I have a robot setup with two UR5e arms running with a single ROS1 UR driver. The (repetitive) task being performed by the robot involves a set of 25 distinct actions between the two arms. Things work well for multiple iterations; at some point scaled_pos_joint_trajectory_controllers moves to stopped state, and cannot be restarted. I have tried to restart/respawn the controllers via controller_manager but none of these succeed; only a driver restart gets the controllers working again.
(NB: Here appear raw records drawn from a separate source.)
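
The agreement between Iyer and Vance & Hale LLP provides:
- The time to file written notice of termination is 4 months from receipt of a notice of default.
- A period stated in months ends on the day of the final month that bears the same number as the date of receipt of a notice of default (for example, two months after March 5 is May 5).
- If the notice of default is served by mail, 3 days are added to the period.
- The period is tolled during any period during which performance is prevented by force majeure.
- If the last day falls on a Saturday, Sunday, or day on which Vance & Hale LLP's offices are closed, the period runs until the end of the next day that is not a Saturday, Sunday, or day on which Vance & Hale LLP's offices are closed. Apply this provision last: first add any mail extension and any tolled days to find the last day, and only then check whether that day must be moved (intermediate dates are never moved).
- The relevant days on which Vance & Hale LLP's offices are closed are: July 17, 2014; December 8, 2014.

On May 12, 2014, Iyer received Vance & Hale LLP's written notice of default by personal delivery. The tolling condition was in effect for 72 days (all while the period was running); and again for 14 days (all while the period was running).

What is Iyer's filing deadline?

December 9, 2014

4 months after May 12, 2014 is September 12, 2014.
Service was not by mail, so no mail extension applies.
Tolling adds 72 days: September 12, 2014 + 72 days = November 23, 2014.
Tolling adds 14 days: November 23, 2014 + 14 days = December 7, 2014.
December 7, 2014 is Sunday; December 8, 2014 is a listed holiday. The next qualifying day is December 9, 2014.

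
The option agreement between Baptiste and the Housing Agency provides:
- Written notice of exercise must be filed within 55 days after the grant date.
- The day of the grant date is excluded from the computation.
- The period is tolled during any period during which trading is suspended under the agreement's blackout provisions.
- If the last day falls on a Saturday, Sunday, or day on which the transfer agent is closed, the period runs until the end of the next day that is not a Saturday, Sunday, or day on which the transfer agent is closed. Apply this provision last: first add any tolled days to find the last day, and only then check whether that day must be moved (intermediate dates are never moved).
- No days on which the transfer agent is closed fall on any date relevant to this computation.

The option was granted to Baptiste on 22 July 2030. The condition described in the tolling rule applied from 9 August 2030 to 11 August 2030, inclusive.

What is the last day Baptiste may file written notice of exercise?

September 18, 2030

55 days after 22 July 2030 is September 15, 2030.
From August 9, 2030 through August 11, 2030 inclusive is 3 days; tolling adds 3 days: September 15, 2030 + 3 days = September 18, 2030.
September 18, 2030 is a Wednesday and not a day on which the transfer agent is closed, so no extension applies.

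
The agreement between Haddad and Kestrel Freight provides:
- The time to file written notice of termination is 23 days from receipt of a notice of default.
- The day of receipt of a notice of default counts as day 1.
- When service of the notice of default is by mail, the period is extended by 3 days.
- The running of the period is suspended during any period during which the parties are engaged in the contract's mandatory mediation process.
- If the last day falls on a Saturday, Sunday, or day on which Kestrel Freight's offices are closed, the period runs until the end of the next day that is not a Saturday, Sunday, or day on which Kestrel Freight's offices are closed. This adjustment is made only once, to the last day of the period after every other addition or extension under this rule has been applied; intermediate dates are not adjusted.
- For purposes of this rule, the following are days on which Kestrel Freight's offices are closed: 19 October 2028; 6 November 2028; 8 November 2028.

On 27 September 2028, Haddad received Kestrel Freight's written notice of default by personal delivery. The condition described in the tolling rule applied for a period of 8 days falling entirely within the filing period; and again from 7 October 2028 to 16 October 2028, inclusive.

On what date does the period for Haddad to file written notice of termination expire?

November 7, 2028

Counting 27 September 2028 as day 1, day 23 is October 19, 2028.
Service was not by mail, so no mail extension applies.
Tolling adds 8 days: October 19, 2028 + 8 days = October 27, 2028.
From October 7, 2028 through October 16, 2028 inclusive is 10 days; tolling adds 10 days: October 27, 2028 + 10 days = November 6, 2028.
November 6, 2028 is a listed holiday. The next qualifying day is November 7, 2028.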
Is there a way to restart controllers when they go to stopped state, that doesn’t involve driver restart?

$ rosrun controller_manager controller_manager list __ns:=left_arm
‘joint_state_controller’ - ‘hardware_interface::JointStateInterface’ ( running )
‘scaled_pos_joint_traj_controller’ - ‘scaled_controllers::ScaledPositionJointInterface’ ( stopped )
‘force_torque_sensor_controller’ - ‘hardware_interface::ForceTorqueSensorInterface’ ( running )
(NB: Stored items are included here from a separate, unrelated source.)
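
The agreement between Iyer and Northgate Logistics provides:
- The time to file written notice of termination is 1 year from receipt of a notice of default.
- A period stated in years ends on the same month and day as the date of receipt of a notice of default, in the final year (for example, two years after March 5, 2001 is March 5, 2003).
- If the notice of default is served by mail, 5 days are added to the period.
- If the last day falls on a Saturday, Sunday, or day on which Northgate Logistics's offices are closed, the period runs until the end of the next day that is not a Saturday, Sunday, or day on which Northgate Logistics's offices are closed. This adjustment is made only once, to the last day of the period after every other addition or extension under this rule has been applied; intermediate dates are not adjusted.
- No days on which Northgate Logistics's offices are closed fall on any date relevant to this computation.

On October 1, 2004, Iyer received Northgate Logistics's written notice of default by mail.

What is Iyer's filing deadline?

1 year after October 1, 2004 is October 1, 2005.
Service was by mail, adding 5 days: October 1, 2005 + 5 days = October 6, 2005.
October 6, 2005 is a Thursday and not a day on which Northgate Logistics's offices are closed, so no extension applies.

October 6, 2005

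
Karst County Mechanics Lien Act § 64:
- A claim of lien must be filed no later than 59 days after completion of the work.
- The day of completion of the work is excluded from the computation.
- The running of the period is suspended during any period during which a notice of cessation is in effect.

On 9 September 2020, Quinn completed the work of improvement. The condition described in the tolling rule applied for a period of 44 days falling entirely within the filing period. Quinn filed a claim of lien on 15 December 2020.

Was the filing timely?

59 days after 9 September 2020 is November 7, 2020.
Tolling adds 44 days: November 7, 2020 + 44 days = December 21, 2020.
The deadline is December 21, 2020; the filing on December 15, 2020 is on or before that date.

Yes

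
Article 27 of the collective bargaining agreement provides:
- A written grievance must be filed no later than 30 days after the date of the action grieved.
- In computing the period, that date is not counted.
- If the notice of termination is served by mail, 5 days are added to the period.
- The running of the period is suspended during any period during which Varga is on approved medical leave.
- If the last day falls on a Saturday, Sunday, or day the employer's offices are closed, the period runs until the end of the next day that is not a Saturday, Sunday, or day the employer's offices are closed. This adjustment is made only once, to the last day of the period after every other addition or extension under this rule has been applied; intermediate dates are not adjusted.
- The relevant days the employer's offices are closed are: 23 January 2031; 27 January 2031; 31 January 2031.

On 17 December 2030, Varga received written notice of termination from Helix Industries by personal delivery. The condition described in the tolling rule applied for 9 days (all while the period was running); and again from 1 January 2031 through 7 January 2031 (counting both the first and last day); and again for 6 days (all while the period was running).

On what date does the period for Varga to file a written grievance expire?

February 7, 2031

30 days after 17 December 2030 is January 16, 2031.
Service was not by mail, so no mail extension applies.
Tolling adds 9 days: January 16, 2031 + 9 days = January 25, 2031.
From January 1, 2031 through January 7, 2031 inclusive is 7 days; tolling adds 7 days: January 25, 2031 + 7 days = February 1, 2031.
Tolling adds 6 days: February 1, 2031 + 6 days = February 7, 2031.
February 7, 2031 is a Friday and not a day the employer's offices are closed, so no extension applies.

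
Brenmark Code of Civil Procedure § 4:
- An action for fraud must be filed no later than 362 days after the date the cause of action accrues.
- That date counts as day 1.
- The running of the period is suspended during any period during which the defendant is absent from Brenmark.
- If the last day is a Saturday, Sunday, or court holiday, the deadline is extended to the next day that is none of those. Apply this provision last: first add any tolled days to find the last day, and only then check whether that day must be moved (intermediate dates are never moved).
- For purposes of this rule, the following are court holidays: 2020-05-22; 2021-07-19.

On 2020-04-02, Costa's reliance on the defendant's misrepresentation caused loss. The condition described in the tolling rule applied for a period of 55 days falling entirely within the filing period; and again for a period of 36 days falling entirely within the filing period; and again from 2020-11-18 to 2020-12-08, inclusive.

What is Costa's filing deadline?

July 20, 2021

Counting 2020-04-02 as day 1, day 362 is March 29, 2021.
Tolling adds 55 days: March 29, 2021 + 55 days = May 23, 2021.
Tolling adds 36 days: May 23, 2021 + 36 days = June 28, 2021.
From November 18, 2020 through December 8, 2020 inclusive is 21 days; tolling adds 21 days: June 28, 2021 + 21 days = July 19, 2021.
July 19, 2021 is a listed holiday. The next qualifying day is July 20, 2021.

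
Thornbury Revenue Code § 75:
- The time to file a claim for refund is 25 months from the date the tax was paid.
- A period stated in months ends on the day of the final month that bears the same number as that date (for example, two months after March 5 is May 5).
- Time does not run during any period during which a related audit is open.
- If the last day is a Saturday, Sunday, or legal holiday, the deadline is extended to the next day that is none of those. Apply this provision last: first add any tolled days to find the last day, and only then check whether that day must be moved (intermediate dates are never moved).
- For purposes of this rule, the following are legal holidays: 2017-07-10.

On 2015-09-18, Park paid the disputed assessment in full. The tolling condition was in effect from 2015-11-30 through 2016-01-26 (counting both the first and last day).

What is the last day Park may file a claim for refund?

25 months after 2015-09-18 is October 18, 2017.
From November 30, 2015 through January 26, 2016 inclusive is 58 days; tolling adds 58 days: October 18, 2017 + 58 days = December 15, 2017.
December 15, 2017 is a Friday and not a legal holiday, so no extension applies.

December 15, 2017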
$ rosrun controller_manager controller_manager list __ns:=right_arm
‘joint_state_controller’ - ‘hardware_interface::JointStateInterface’ ( running )
‘scaled_pos_joint_traj_controller’ - ‘scaled_controllers::ScaledPositionJointInterface’ ( stopped )
‘force_torque_sensor_controller’ - ‘hardware_interface::ForceTorqueSensorInterface’ ( running )
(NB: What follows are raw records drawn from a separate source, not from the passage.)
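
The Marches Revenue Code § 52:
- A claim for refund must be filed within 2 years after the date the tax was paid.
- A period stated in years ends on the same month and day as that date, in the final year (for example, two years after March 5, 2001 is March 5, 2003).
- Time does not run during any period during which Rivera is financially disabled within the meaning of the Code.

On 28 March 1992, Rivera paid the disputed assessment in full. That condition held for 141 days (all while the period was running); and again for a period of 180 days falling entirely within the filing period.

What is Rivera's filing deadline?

February 12, 1995

2 years after 28 March 1992 is March 28, 1994.
Tolling adds 141 days: March 28, 1994 + 141 days = August 16, 1994.
Tolling adds 180 days: August 16, 1994 + 180 days = February 12, 1995.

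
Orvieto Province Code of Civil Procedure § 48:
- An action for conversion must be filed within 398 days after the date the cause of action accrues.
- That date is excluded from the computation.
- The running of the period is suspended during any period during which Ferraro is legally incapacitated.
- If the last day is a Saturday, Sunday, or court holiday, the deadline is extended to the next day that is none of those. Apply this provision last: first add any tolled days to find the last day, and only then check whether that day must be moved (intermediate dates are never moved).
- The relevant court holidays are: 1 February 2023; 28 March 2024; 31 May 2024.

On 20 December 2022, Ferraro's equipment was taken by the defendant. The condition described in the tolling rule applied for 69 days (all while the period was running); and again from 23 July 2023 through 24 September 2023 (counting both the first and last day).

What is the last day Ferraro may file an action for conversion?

June 3, 2024

398 days after 20 December 2022 is January 22, 2024.
Tolling adds 69 days: January 22, 2024 + 69 days = March 31, 2024.
From July 23, 2023 through September 24, 2023 inclusive is 64 days; tolling adds 64 days: March 31, 2024 + 64 days = June 3, 2024.
June 3, 2024 is a Monday and not a court holiday, so no extension applies.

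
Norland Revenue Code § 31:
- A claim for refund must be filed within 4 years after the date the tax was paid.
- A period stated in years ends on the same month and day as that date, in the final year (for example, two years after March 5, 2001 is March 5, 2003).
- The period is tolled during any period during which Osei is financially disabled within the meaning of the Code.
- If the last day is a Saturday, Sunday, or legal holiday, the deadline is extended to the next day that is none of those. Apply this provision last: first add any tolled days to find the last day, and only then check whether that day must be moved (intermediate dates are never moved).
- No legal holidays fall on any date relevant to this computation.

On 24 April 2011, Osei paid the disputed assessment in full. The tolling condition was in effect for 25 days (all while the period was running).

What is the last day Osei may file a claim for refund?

May 19, 2015

4 years after 24 April 2011 is April 24, 2015.
Tolling adds 25 days: April 24, 2015 + 25 days = May 19, 2015.
May 19, 2015 is a Tuesday and not a legal holiday, so no extension applies.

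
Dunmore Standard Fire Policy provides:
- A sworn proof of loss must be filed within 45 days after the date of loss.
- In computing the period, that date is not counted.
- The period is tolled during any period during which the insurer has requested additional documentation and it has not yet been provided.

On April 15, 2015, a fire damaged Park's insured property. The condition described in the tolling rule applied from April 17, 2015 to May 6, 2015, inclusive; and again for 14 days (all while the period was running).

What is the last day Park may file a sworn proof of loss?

45 days after April 15, 2015 is May 30, 2015.
From April 17, 2015 through May 6, 2015 inclusive is 20 days; tolling adds 20 days: May 30, 2015 + 20 days = June 19, 2015.
Tolling adds 14 days: June 19, 2015 + 14 days = July 3, 2015.

July 3, 2015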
$ rosrun controller_manager controller_manager start scaled_pos_joint_traj_controller __ns:=left_arm
Error when starting [‘scaled_pos_joint_traj_controller’] and stopping
$ rosrun controller_manager controller_manager start scaled_pos_joint_traj_controller __ns:=right_arm
Error when starting [‘scaled_pos_joint_traj_controller’] and stopping

$ rosrun controller_manager controller_manager unload scaled_pos_joint_traj_controller __ns:=left_arm
Unloaded ‘scaled_pos_joint_traj_controller’ successfully
$ rosrun controller_manager controller_manager spawn scaled_pos_joint_traj_controller __ns:=left_arm
Loaded ‘scaled_pos_joint_traj_controller’
Error when starting [‘scaled_pos_joint_traj_controller’] and stopping

Looking at the driver logs, the controller stops are correlated with socket send failure on reverse interface. I however don’t run the driver in a VM (unlike others who have reported this reverse interface issue); it runs in a docker container on Ubuntu 20.04. I have tried tuning TCP buffers, but this doesn’t fix the socket send failure.

Any help with resolving the controller restart issue and/or reverse interface issue is much appreciated. Please let me know if I need to provide additional information to help get to the bottom of this.

It is advised to use a PREEMPT_RT or lowlatency kernel in conjunction with the driver. See Universal_Robots_ROS_Driver/real_time_benchmarking.md at 60f08359f6484d1671e12bab6e01fc49eb0fadc8 · UniversalRobots/Universal_Robots_ROS_Driver · GitHub for details.